HOME FRONT: Coming to a screen near you, a movie inspired by the family life of Susan Sarandon and Tim Robbins. Pet, written and directed by Sarandon’s ex- boyfriend Franco Amurri (Flashback), is about an 8-year-old named Eva (played by Thora Birch), who is scheming to get a pet while coping with a new stepfamily. As it happens, Amurri and Sarandon have an 8-year-old named Eva, and the couple in the film closely resembles Sarandon and Robbins. Amurri says they don’t mind being fodder for the big screen. ”They love [the film] because of the values portrayed.” Sarandon had no comment. And what does Eva think? ”Well, she has always wanted a dog,” says Amurri, ”but she still doesn’t have one.”
Nancy Mills

ERIN GO BURN: John Sayles‘ new film, The Secret of Roan Inish, is a hot property — literally.
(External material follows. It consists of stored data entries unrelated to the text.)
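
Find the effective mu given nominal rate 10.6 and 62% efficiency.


Effective rate = mu * efficiency = 10.6 * 0.62 = 6.57 per hour

6.57 per hour


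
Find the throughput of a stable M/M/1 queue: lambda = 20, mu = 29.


For a stable queue (lambda < mu), throughput = lambda = 20 per hour

20 per hour


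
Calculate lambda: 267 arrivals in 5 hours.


lambda = total arrivals / time = 267 / 5 = 53.4 per hour

53.4 per hour


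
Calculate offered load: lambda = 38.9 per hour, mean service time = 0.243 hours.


Offered load a = lambda * E[S] = 38.9 * 0.243 = 9.45 Erlangs

9.45 Erlangs


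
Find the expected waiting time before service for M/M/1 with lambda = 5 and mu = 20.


rho = 5/20; Wq = rho/(mu - lambda) = 0.0167 hours

0.0167 hours


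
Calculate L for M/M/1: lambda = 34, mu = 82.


rho = 34/82; L = rho/(1-rho) = 0.71

0.71


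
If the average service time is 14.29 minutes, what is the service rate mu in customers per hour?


mu = 60 / avg_service_time = 60 / 14.29 = 4.2 per hour

4.2 per hour


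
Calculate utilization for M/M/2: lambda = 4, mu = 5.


rho = lambda/(c*mu) = 4/(2*5) = 0.4

0.4


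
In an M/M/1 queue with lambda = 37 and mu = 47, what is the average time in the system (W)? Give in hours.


W = 1/(mu - lambda) = 1/(47 - 37) = 0.1 hours

0.1 hours


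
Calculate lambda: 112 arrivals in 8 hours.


lambda = total arrivals / time = 112 / 8 = 14.0 per hour

14.0 per hour


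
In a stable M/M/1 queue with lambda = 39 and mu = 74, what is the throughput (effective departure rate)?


For a stable queue (lambda < mu), throughput = lambda = 39 per hour

39 per hour


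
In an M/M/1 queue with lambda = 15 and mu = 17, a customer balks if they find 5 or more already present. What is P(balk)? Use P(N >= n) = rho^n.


P(N >= 5) = rho^5 = (15/17)^5 = 0.5348

0.5348


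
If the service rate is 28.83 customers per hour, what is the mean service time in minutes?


Mean service time = 60/mu = 60/28.83 = 2.08 minutes

2.08 minutes


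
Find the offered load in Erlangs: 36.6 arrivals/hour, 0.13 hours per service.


Offered load a = lambda * E[S] = 36.6 * 0.13 = 4.76 Erlangs

4.76 Erlangs


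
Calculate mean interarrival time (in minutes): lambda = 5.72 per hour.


Mean interarrival time = 60/lambda = 60/5.72 = 10.49 minutes

10.49 minutes


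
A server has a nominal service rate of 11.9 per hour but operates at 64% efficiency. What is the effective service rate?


Effective rate = mu * efficiency = 11.9 * 0.64 = 7.62 per hour

7.62 per hour


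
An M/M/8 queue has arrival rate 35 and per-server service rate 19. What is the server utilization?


rho = lambda/(c*mu) = 35/(8*19) = 0.2303

0.2303


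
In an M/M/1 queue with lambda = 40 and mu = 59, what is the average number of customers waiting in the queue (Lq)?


rho = 40/59; Lq = rho^2/(1-rho) = 1.43

1.43


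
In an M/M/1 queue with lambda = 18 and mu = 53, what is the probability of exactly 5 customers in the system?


rho = 18/53; P(n) = (1-rho)*rho^n = (1-18/53)*(18/53)^5 = 0.003

0.003


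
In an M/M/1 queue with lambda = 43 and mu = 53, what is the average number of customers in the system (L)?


rho = 43/53; L = rho/(1-rho) = 4.3

4.3


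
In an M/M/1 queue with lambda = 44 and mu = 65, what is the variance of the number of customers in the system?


rho = 44/65; Var(N) = rho/(1-rho)^2 = 6.49

6.49


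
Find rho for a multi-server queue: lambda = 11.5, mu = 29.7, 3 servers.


rho = lambda / (c * mu) = 11.5 / (3 * 29.7) = 0.1291

0.1291


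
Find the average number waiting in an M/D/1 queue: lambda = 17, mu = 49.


M/D/1: Lq = rho^2 / (2*(1-rho)) where rho = 17/49; Lq = 0.09

0.09


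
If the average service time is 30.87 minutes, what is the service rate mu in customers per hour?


mu = 60 / avg_service_time = 60 / 30.87 = 1.94 per hour

1.94 per hour


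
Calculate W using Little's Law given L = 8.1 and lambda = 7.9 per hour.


W = L / lambda = 8.1 / 7.9 = 1.0253 hours

1.0253 hours


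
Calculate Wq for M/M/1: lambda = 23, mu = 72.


rho = 23/72; Wq = rho/(mu - lambda) = 0.0065 hours

0.0065 hours


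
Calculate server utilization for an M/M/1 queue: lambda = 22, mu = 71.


rho = lambda/mu = 22/71 = 0.3099

0.3099


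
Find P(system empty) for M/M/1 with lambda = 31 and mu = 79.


P0 = 1 - rho = 1 - 31/79 = 0.6076

0.6076


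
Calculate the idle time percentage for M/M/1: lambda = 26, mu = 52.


Idle fraction = (1 - rho) * 100 = (1 - 26/52) * 100 = 50.0%

50.0%


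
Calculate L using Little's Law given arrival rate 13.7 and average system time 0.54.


L = lambda * W = 13.7 * 0.54 = 7.4

7.4


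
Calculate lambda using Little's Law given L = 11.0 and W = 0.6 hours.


lambda = L / W = 11.0 / 0.6 = 18.33 per hour

18.33 per hour


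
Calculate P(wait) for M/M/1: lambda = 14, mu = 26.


P(wait) = rho = lambda/mu = 14/26 = 0.5385

0.5385


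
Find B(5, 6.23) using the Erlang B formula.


B(N,A) = (A^N/N!) / sum(A^k/k!, k=0..N) with N=5, A=6.23 = 0.3762

0.3762


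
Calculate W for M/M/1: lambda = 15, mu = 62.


W = 1/(mu - lambda) = 1/(62 - 15) = 0.0213 hours

0.0213 hours


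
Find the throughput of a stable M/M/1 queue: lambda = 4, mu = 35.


For a stable queue (lambda < mu), throughput = lambda = 4 per hour

4 per hour


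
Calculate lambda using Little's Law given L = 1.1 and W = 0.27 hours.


lambda = L / W = 1.1 / 0.27 = 4.07 per hour

4.07 per hour


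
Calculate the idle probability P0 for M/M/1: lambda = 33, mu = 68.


P0 = 1 - rho = 1 - 33/68 = 0.5147

0.5147


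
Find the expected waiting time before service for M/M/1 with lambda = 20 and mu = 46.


rho = 20/46; Wq = rho/(mu - lambda) = 0.0167 hours

0.0167 hours


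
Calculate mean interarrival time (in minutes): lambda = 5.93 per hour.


Mean interarrival time = 60/lambda = 60/5.93 = 10.12 minutes

10.12 minutes


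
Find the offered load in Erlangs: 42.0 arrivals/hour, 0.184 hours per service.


Offered load a = lambda * E[S] = 42.0 * 0.184 = 7.73 Erlangs

7.73 Erlangs


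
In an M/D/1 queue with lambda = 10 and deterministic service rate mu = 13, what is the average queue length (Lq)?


M/D/1: Lq = rho^2 / (2*(1-rho)) where rho = 10/13; Lq = 1.28

1.28


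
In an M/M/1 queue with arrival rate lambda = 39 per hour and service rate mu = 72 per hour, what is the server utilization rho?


rho = lambda/mu = 39/72 = 0.5417

0.5417


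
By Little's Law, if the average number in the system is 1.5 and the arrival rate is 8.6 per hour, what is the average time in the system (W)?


W = L / lambda = 1.5 / 8.6 = 0.1744 hours

0.1744 hours


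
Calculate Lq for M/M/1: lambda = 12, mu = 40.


rho = 12/40; Lq = rho^2/(1-rho) = 0.13

0.13


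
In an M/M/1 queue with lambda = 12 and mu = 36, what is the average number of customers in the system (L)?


rho = 12/36; L = rho/(1-rho) = 0.5

0.5


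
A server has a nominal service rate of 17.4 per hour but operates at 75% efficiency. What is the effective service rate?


Effective rate = mu * efficiency = 17.4 * 0.75 = 13.05 per hour

13.05 per hour


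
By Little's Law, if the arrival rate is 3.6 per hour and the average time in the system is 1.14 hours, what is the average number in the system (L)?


L = lambda * W = 3.6 * 1.14 = 4.1

4.1


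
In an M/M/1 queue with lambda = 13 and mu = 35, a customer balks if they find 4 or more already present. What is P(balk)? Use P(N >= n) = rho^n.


P(N >= 4) = rho^4 = (13/35)^4 = 0.019

0.019


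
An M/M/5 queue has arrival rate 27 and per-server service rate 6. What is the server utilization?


rho = lambda/(c*mu) = 27/(5*6) = 0.9

0.9


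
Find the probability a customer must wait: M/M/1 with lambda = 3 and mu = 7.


P(wait) = rho = lambda/mu = 3/7 = 0.4286

0.4286


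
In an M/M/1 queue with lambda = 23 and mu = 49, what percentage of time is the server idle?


Idle fraction = (1 - rho) * 100 = (1 - 23/49) * 100 = 53.1%

53.1%


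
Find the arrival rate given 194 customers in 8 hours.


lambda = total arrivals / time = 194 / 8 = 24.25 per hour

24.25 per hour


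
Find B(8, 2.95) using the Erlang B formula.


B(N,A) = (A^N/N!) / sum(A^k/k!, k=0..N) with N=8, A=2.95 = 0.0075

0.0075


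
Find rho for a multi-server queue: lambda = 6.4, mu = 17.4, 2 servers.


rho = lambda / (c * mu) = 6.4 / (2 * 17.4) = 0.1839

0.1839


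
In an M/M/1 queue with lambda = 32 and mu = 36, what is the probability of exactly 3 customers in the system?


rho = 32/36; P(n) = (1-rho)*rho^n = (1-32/36)*(32/36)^3 = 0.078

0.078


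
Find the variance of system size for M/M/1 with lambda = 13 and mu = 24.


rho = 13/24; Var(N) = rho/(1-rho)^2 = 2.58

2.58


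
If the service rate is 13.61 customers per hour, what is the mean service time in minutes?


Mean service time = 60/mu = 60/13.61 = 4.41 minutes

4.41 minutes


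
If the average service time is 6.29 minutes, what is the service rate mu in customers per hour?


mu = 60 / avg_service_time = 60 / 6.29 = 9.54 per hour

9.54 per hour


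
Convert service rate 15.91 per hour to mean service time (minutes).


Mean service time = 60/mu = 60/15.91 = 3.77 minutes

3.77 minutes


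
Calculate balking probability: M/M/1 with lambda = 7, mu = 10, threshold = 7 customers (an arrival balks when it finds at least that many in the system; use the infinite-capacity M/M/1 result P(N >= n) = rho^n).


P(N >= 7) = rho^7 = (7/10)^7 = 0.0824

0.0824


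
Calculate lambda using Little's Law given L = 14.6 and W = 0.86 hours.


lambda = L / W = 14.6 / 0.86 = 16.98 per hour

16.98 per hour


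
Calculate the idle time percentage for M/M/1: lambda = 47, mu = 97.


Idle fraction = (1 - rho) * 100 = (1 - 47/97) * 100 = 51.5%

51.5%


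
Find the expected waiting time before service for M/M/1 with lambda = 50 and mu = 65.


rho = 50/65; Wq = rho/(mu - lambda) = 0.0513 hours

0.0513 hours


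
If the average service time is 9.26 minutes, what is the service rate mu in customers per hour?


mu = 60 / avg_service_time = 60 / 9.26 = 6.48 per hour

6.48 per hour


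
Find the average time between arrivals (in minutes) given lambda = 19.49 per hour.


Mean interarrival time = 60/lambda = 60/19.49 = 3.08 minutes

3.08 minutes


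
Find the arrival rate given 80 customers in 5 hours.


lambda = total arrivals / time = 80 / 5 = 16.0 per hour

16.0 per hour


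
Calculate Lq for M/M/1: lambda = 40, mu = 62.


rho = 40/62; Lq = rho^2/(1-rho) = 1.17

1.17


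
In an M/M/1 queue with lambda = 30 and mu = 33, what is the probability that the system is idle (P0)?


P0 = 1 - rho = 1 - 30/33 = 0.0909

0.0909


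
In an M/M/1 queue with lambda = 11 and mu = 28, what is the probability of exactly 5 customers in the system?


rho = 11/28; P(n) = (1-rho)*rho^n = (1-11/28)*(11/28)^5 = 0.0057

0.0057


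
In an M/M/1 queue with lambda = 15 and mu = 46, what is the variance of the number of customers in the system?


rho = 15/46; Var(N) = rho/(1-rho)^2 = 0.72

0.72


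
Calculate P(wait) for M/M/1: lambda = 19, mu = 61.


P(wait) = rho = lambda/mu = 19/61 = 0.3115

0.3115


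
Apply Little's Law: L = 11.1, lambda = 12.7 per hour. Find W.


W = L / lambda = 11.1 / 12.7 = 0.874 hours

0.874 hours


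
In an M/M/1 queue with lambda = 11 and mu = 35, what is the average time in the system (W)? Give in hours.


W = 1/(mu - lambda) = 1/(35 - 11) = 0.0417 hours

0.0417 hours


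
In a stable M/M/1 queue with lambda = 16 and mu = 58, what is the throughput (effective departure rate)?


For a stable queue (lambda < mu), throughput = lambda = 16 per hour

16 per hour


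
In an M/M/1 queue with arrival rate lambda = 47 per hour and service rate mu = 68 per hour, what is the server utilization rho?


rho = lambda/mu = 47/68 = 0.6912

0.6912


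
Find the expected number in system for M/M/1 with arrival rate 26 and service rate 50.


rho = 26/50; L = rho/(1-rho) = 1.08

1.08


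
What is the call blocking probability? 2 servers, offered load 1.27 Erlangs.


B(N,A) = (A^N/N!) / sum(A^k/k!, k=0..N) with N=2, A=1.27 = 0.2621

0.2621


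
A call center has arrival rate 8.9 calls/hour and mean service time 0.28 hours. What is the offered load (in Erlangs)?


Offered load a = lambda * E[S] = 8.9 * 0.28 = 2.49 Erlangs

2.49 Erlangs


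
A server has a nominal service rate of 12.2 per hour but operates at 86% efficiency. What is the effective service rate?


Effective rate = mu * efficiency = 12.2 * 0.86 = 10.49 per hour

10.49 per hour


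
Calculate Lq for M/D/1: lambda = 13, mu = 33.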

When a worker on the set in County Donegal, Ireland, believed his $40 paycheck was not forthcoming, he got a little steamed. ”He burned down a set of three thatched-roof cottages,” says John Sloss, the film’s executive producer. ”He just lit one or two of the huts on fire.” Sloss, who declined to name the culprit, said the incident was just ”a misunderstanding, and the worker was a person who was having emotional problems.” Fortunately, the damage caused only one day of filming to go up in smoke.
Casey Davidson

ROSEY OUTLOOK: Roseanne Arnold has never been shy about telling people what to do — and now she’s turning pro. Her advice column — ”Dear Rosey” — debuted on Sept. 2 in the Iowa newsweeklies now owned by her and hubby Tom. Fielding problems that ranged from serious (a marriage threatened by stepchildren) to mundane (a husband who refuses to say ”I love you”), Roseanne responded with typical pugnacity, if not sagacity: ”Tell [your husband] to get it in gear, ’cause I said so,” she told the first woman, while advising the second to tell her mate to ”wise up…or I’ll slap the hell out of him.” When asked to grade Arnold’s problem-solving skills, Dr. Joyce Brothers said, ”It was sensible, but she’ll be really busy if she [threatens] to fly around slapping people.”
David Bock

FUR BALL: Whoopi Goldberg insists animal activists are barking up the wrong tree. Recently the actress has received more than 150 letters criticizing her for wearing fur in 1992’s Sister Act. People for the Ethical Treatment of Animals (PETA) even considered putting her into the fur-wearing Hall of Shame. It’s not clear why the protesters took so long to complain, but Goldberg fired back an angry letter to PETA, stating that the fur was fake. ”The first question they should have asked was ‘Is it real?”’ says Goldberg. ”Instead it was accusatory.” A PETA spokesman says even fake fur sends the wrong message. ”If you’re wearing a fur in the 1990s, for whatever reason, you’re running the risk of public wrath.” But Whoopi urges her critics to separate the screen from reality. ”Just because you play a Nazi does not mean you are a Nazi.”